Zurück an den Start mit der Ökostromnovelle

Die Ökostromverbände kritisieren den Novellenentwurf und präsentiert ein konstruktives Konzept für eine nachhaltige Strompolitik in Österreich

Die Ökostromverbände IG Windkraft, Biomasseverband, Kleinwasserkraft Österreich, Photovoltaic Austria und Arge Kompost & Biogas, lehnen den Inhalt der geplanten Novelle zum Ökostromgesetz ab. Der aktuelle Entwurf berücksichtigt die vielen konstruktiven Vorschläge, die von der Branche vorgelegt wurden, nicht.

Der Neubau von Ökostromanlagen ist damit weiterhin kaum möglich, die Treibhausgasemissionen werden steigen ebenso wie die Auslandsabhängigkeit der österreichischen Energieversorgung.
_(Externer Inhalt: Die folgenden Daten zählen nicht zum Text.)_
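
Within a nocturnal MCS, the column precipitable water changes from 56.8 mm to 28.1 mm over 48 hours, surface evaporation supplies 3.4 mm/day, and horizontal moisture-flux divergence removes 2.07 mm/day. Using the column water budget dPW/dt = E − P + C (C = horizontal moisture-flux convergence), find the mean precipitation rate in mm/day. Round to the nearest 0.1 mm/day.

P ≈ 15.7 mm/day

dPW/dt = (28.1 − 56.8) mm / (48/24 day) = -14.350 mm/day.
P = E + C − dPW/dt = 3.4 + (-2.07) − (-14.350) = 15.7 mm/day.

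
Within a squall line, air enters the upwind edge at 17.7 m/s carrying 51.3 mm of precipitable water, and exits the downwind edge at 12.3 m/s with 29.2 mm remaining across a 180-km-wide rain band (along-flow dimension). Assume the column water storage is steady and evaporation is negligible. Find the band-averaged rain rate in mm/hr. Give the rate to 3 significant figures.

Column moisture flux per unit crosswind length is F = V × PW.
Inflow: F_in = 17.7 × 51.3 = 908.01 mm·m/s
Outflow: F_out = 12.3 × 29.2 = 359.16 mm·m/s
Steady-state rate R = (F_in − F_out)/L = (908.01 − 359.16) / 180000 m = 3.049e-03 mm/s.
R = 3.049e-03 × 3600 = 11.0 mm/hr.

R ≈ 11.0 mm/hr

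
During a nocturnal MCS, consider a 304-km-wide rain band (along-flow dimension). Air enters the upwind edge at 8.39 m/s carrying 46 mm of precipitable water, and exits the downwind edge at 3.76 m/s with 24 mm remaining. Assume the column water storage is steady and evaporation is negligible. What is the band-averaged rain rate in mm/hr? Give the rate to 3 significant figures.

Column moisture flux per unit crosswind length is F = V × PW.
Inflow: F_in = 8.39 × 46 = 385.94 mm·m/s
Outflow: F_out = 3.76 × 24 = 90.24 mm·m/s
Steady-state rate R = (F_in − F_out)/L = (385.94 − 90.24) / 304000 m = 9.727e-04 mm/s.
R = 9.727e-04 × 3600 = 3.50 mm/hr.

R ≈ 3.50 mm/hr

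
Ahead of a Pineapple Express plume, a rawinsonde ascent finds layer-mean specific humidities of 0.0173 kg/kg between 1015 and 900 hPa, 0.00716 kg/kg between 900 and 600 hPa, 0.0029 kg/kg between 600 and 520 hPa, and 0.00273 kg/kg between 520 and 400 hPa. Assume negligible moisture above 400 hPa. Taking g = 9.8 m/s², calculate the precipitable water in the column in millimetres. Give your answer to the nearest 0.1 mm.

Precipitable water is the column-integrated vapour mass per unit area: PW = (1/g) Σ q̄ Δp, with q in kg/kg and Δp in Pa (1 kg/m² of water = 1 mm).
Layer 1015–900 hPa: Δp = 115 hPa = 11500 Pa, q̄ = 0.0173 kg/kg → 0.0173 × 11500 / 9.8 = 20.30 mm
Layer 900–600 hPa: Δp = 300 hPa = 30000 Pa, q̄ = 0.00716 kg/kg → 0.00716 × 30000 / 9.8 = 21.92 mm
Layer 600–520 hPa: Δp = 80 hPa = 8000 Pa, q̄ = 0.0029 kg/kg → 0.0029 × 8000 / 9.8 = 2.37 mm
Layer 520–400 hPa: Δp = 120 hPa = 12000 Pa, q̄ = 0.00273 kg/kg → 0.00273 × 12000 / 9.8 = 3.34 mm
PW = 20.30 + 21.92 + 2.37 + 3.34 = 47.93 ≈ 47.9 mm.

PW ≈ 47.9 mm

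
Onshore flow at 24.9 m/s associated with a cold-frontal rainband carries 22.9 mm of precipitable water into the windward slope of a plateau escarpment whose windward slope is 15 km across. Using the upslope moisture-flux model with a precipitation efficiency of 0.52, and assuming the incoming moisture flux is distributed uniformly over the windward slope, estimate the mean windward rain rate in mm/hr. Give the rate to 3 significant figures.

Incoming column moisture flux per unit ridge length: F = V × PW = 24.9 × 22.9 = 570.21 mm·m/s.
Spread over the 15 km slope with efficiency ε = 0.52: R = ε·F/W = 0.52 × 570.21 / 15000 m = 1.977e-02 mm/s.
R = 1.977e-02 × 3600 = 71.2 mm/hr.

R ≈ 71.2 mm/hr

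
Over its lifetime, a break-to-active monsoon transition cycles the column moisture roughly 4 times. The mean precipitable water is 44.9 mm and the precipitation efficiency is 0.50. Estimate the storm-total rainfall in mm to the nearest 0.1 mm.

Each cycle deposits ε × PW = 0.50 × 44.9 = 22.45 mm.
Over 4 cycles: 4 × 22.45 = 89.8 mm.

rainfall ≈ 89.8 mm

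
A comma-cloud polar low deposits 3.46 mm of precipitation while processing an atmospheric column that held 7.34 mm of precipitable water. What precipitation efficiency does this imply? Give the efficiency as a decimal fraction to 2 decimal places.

ε ≈ 0.47

ε = precipitation / PW = 3.46 / 7.34 = 0.47.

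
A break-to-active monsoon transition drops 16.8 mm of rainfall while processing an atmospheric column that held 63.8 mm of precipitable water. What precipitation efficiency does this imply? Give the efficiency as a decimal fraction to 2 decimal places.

ε = rainfall / PW = 16.8 / 63.8 = 0.26.

ε ≈ 0.26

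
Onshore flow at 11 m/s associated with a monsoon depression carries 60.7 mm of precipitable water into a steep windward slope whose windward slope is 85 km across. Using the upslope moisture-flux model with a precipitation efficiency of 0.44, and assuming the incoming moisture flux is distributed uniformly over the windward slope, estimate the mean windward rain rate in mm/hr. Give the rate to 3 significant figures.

Incoming column moisture flux per unit ridge length: F = V × PW = 11 × 60.7 = 667.7 mm·m/s.
Spread over the 85 km slope with efficiency ε = 0.44: R = ε·F/W = 0.44 × 667.7 / 85000 m = 3.456e-03 mm/s.
R = 3.456e-03 × 3600 = 12.4 mm/hr.

R ≈ 12.4 mm/hr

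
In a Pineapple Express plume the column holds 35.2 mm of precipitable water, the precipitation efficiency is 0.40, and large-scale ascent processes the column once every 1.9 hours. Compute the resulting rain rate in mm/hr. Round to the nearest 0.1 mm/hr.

Each overturning extracts ε × PW = 0.40 × 35.2 = 14.08 mm.
Rate = ε·PW / τ = 14.08 / 1.9 h = 7.4 mm/hr.

R ≈ 7.4 mm/hr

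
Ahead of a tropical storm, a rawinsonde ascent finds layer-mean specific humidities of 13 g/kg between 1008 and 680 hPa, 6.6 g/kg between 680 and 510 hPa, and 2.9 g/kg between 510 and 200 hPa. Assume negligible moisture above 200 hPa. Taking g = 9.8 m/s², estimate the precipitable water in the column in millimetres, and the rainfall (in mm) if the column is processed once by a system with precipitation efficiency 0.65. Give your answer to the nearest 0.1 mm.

PW ≈ 64.1 mm; rainfall ≈ 41.7 mm

Precipitable water is the column-integrated vapour mass per unit area: PW = (1/g) Σ q̄ Δp, with q in kg/kg and Δp in Pa (1 kg/m² of water = 1 mm).
Layer 1008–680 hPa: Δp = 328 hPa = 32800 Pa, q̄ = 0.013 kg/kg → 0.013 × 32800 / 9.8 = 43.51 mm
Layer 680–510 hPa: Δp = 170 hPa = 17000 Pa, q̄ = 0.0066 kg/kg → 0.0066 × 17000 / 9.8 = 11.45 mm
Layer 510–200 hPa: Δp = 310 hPa = 31000 Pa, q̄ = 0.0029 kg/kg → 0.0029 × 31000 / 9.8 = 9.17 mm
PW = 43.51 + 11.45 + 9.17 = 64.13 ≈ 64.1 mm.
Rainfall = ε × PW = 0.65 × 64.1 = 41.7 mm.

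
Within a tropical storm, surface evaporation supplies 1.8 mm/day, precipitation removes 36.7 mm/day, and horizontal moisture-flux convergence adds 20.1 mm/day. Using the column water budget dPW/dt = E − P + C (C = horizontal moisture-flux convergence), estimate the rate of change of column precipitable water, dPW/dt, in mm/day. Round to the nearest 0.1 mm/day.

dPW/dt ≈ -14.8 mm/day

dPW/dt = E − P + C = 1.8 − 36.7 + (20.1) = -14.8 mm/day.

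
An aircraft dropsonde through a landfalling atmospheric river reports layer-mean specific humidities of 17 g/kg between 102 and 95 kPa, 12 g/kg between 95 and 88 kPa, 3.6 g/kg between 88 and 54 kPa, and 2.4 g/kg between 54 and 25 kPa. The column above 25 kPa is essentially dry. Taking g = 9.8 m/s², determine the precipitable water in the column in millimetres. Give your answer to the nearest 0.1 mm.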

Die Verbände fordern daher, diese geplante Novelle nicht im Ministerrat zu beschließen und verlangen ein "Zurück an den Start" für die Novelle.

Entwurf ohne betroffene Verbände - inakzeptabel

Letzte Woche wurde ein aktueller Entwurf zur Ökostromnovelle bekannt. Nach dem bereits im Winter ein erster Entwurf zur Novelle des Ökostromgesetztes vom Wirtschaftsminister zur Begutachtung vorgelegt wurde, soll nun noch im April eine Regierungsvorlage im Ministerrat beschlossen werden. "In der aktuellen Novelle fehlen wieder die notwendigen Veränderungen, um die Planungs- und Investitionssicherheit des alten Ökostromgesetzes 2002 wieder herzustellen," so Mag. Stefan Hantsch, Geschäftsführer der IG Windkraft. "Unter diesen Bedingungen wird es nur marginale Neuinvestitionen in Windräder, Kleinwasserkraftanlagen, Photovoltaik oder Biomasse- bzw. Biogasanlagen geben", so Hantsch. Die Deckelung des Fördervolumens, die jährlich zu bestimmende Absenkung der Einspeisetarife (Degression), keine durchgängige Reihung der eingereichten Projekte und keine Anreize zur Heranführung an die Marktreife, sind inakzeptable Bedingungen für Planer und Investoren, die im vorliegenden Entwurf wieder nicht geändert wurden: "Momentan weiß ich als Projektbetreiber weder ob ich eine Förderung bekommen werde, wann ich sie bekomme und wie hoch sie sein wird. Kein Wunder, dass 2007 nur 18% der vorgesehen Mittel ausgeschöpft wurden.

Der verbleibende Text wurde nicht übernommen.